With classes going and my French friends building my vocabulary and confidence, I was falling in love with Paris. It wasn’t the Mona Lisa or the Eiffel Tower or the Champs-Elysées, although those did help. It was the culture, it was the foreignness. It was being forgotten about at a café by your careless waiter. It was not being expected to tip said waiter. It was adjusting to every store being closed on Sundays and receiving funny looks when you tried your best to say “Je voudrais un soup l’oignon s’il vous plaît ” or dirty looks when you laughed a little too hard at an English-spoken dirty joke on the metro filled with French people who speak fluent English.
So it was nearing the end when I was in H&M in the Marais waiting in a long line to try on a dress. I was standing behind an impatient Parisienne when a young girl walked by and plopped all her rejected items on the sales woman’s counter, very rudely and messily, and walked away quickly. The woman in front of me turns to me to commiserate in French how disgusting that girl was–I don’t know, I’m assuming. None of that is the point though, this women turned to me. Me. She spoke to me because she thought I was like her, that I spoke her language from birth, or she could have easily said it to the wall, it doesn’t matter.
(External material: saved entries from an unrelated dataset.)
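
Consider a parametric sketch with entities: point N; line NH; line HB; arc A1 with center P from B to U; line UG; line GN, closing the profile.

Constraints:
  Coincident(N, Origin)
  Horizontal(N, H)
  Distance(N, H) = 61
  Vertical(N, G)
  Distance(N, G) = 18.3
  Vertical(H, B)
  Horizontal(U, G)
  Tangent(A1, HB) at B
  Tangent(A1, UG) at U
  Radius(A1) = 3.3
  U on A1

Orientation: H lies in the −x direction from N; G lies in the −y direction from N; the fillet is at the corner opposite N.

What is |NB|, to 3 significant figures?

62.8

N is at the origin; N and H share the same y with |NH| = 61.0 and H on the −x side, so H = (-61.0, 0.00). N and G share the same x with |NG| = 18.3 and G on the −y side, so G = (0.00, -18.3). The virtual corner opposite N is at (-61.0, -18.3). Since A1 is tangent to HB there, PB ⟂ HB and tangency of A1 to UG means the radius PU is perpendicular to UG, with radius 3.3, so the center P sits 3.3 in from both sides at P = (-57.7, -15.0). That places the tangent points at B = (-61.0, -15.0) on HB and U = (-57.7, -18.3) on UG. Then |NB| = |B − N| = 62.8.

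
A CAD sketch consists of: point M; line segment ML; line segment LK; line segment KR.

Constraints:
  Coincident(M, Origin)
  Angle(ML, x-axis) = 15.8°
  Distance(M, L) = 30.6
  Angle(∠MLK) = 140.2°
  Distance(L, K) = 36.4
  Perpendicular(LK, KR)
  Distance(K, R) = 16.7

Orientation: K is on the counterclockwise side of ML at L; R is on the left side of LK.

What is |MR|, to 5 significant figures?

59.979

∠MLK = 140.2°, so LK runs at 15.8° + (180° − 140.2°) = 55.600° from the x-axis; with |LK| = 36.4, K = L + 36.4·(cos 55.600°, sin 55.600°) = (50.009, 38.366). The perpendicularity gives KR at right angles to LK; with |KR| = 16.7 on the left of LK, R = K + 16.7·(-0.82511, 0.56497) = (36.229, 47.801). Then |MR| = |R − M| = 59.979.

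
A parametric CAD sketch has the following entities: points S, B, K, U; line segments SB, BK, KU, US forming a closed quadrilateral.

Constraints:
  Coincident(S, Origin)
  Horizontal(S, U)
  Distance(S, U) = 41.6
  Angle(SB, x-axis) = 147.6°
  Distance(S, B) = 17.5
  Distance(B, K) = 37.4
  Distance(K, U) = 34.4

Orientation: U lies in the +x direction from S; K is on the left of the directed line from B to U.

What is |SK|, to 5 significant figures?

31.931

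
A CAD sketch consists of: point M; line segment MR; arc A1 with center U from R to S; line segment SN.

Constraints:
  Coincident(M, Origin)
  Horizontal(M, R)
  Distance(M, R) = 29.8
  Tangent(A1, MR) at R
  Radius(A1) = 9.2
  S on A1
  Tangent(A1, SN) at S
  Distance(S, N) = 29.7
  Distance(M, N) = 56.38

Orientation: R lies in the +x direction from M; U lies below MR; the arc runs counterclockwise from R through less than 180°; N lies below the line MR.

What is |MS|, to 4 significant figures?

27.28

Checks: |US| = 9.200 ✓; ∠(US, SN) = 90.00° ✓; |SN| = 29.70 ✓; |MN| = 56.38 ✓.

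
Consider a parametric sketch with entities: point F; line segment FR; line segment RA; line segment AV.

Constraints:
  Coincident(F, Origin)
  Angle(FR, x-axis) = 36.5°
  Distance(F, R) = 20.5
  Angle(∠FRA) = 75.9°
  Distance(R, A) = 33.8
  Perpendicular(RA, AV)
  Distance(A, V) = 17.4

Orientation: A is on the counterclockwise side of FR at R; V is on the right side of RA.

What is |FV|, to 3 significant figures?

47.1

∠FRA = 75.9°, so RA runs at 36.5° + (180° − 75.9°) = 141° from the x-axis; with |RA| = 33.8, A = R + 33.8·(cos 141°, sin 141°) = (-9.64, 33.6). RA is perpendicular to AV; with |AV| = 17.4 on the right of RA, V = A + 17.4·(0.635, 0.773) = (1.40, 47.1). Then |FV| = |V − F| = 47.1.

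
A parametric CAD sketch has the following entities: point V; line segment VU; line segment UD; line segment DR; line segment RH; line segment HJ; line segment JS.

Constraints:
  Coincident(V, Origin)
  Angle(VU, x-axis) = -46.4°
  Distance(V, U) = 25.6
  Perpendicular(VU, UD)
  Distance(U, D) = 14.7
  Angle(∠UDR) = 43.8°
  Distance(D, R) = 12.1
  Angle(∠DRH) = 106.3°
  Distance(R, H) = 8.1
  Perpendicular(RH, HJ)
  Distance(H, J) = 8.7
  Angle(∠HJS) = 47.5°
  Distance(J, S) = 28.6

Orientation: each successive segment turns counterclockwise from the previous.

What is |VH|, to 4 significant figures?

21.29

∠UDR = 43.8° gives DR at 179.8° from the x-axis; with |DR| = 12.1, R = (16.20, -8.359). ∠DRH = 106.3° gives RH at -106.5° from the x-axis; with |RH| = 8.1, H = (13.90, -16.13). Then |VH| = |H − V| = 21.29.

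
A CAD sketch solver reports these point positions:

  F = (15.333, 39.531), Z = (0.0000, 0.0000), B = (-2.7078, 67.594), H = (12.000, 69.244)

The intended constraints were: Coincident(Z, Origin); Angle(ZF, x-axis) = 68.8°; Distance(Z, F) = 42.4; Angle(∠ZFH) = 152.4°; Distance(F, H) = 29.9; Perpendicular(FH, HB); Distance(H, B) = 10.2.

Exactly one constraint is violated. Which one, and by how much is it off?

Distance(H, B) = 10.2 — off by 4.60.

Z = (0.00, 0.00) ✓; ZF at 68.80° ✓; |ZF| = 42.40 ✓; ∠ZFH = 152.4° ✓; |FH| = 29.90 ✓; ∠(FH, HB) = 90.00° ✓; |HB| = 14.80 ✗.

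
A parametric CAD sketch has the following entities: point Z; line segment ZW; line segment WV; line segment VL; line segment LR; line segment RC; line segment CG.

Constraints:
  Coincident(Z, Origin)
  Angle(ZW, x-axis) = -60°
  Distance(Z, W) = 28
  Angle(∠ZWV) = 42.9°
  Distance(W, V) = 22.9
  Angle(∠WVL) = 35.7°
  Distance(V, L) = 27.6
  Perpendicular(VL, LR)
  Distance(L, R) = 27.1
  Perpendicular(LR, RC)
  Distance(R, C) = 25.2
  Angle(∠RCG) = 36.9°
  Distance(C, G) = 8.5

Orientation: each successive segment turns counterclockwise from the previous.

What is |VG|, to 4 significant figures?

23.84

LR is perpendicular to RC, so RC runs at 41.40°; with |RC| = 25.2, C = (35.23, -23.84). ∠RCG = 36.9° gives CG at -175.5° from the x-axis; with |CG| = 8.5, G = (26.76, -24.51). Then |VG| = |G − V| = 23.84.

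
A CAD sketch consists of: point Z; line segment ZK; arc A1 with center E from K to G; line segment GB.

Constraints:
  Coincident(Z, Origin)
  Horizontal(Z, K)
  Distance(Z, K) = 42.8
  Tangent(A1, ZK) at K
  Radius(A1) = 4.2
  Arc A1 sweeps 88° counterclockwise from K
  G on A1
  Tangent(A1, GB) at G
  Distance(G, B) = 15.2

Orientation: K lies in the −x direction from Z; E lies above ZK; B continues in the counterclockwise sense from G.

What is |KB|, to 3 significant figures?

19.8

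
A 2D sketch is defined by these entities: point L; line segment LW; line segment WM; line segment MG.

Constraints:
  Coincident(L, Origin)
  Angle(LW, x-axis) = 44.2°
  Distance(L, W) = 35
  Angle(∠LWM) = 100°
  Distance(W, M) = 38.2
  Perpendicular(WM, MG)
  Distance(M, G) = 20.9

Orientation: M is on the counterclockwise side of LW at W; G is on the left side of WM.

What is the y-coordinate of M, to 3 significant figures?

56.0

L is at the origin; LW runs at 44.2° with length 35.0, so W = 35.0·(cos 44.2°, sin 44.2°) = (25.1, 24.4). ∠LWM = 100.0°, so WM runs at 44.2° + (180° − 100.0°) = 124° from the x-axis; with |WM| = 38.2, M = W + 38.2·(cos 124°, sin 124°) = (3.62, 56.0). So M.y = 56.0.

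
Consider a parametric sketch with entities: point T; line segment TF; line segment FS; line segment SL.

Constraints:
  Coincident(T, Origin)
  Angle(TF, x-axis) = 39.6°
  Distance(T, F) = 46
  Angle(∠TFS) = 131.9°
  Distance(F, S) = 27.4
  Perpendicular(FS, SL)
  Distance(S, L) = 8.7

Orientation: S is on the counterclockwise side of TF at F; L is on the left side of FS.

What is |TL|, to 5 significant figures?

63.484

T is at the origin; TF runs at 39.6° with length 46.0, so F = 46.0·(cos 39.6°, sin 39.6°) = (35.444, 29.322). ∠TFS = 131.9°, so FS runs at 39.6° + (180° − 131.9°) = 87.700° from the x-axis; with |FS| = 27.4, S = F + 27.4·(cos 87.700°, sin 87.700°) = (36.543, 56.699). FS is perpendicular to SL; with |SL| = 8.7 on the left of FS, L = S + 8.7·(-0.99919, 0.040132) = (27.850, 57.049). Then |TL| = |L − T| = 63.484.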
A light filled my eyes, colors were richer, and music played in my mind while my pulse raced a bit, hoping she would leave our moment at that so my secret would remain concealed. So I smiled and nodded in agreement. The ball had been hit to me and I gracefully–and barely–hit it back but it was safe and I was now in the game.
I bought that dress and walked out of the store feeling happier than a girl who is already walking down the streets of Paris. So like any truly happy Parisienne, I wiped off any remnants of a smile, lit a cigarette, and walked towards the Metro.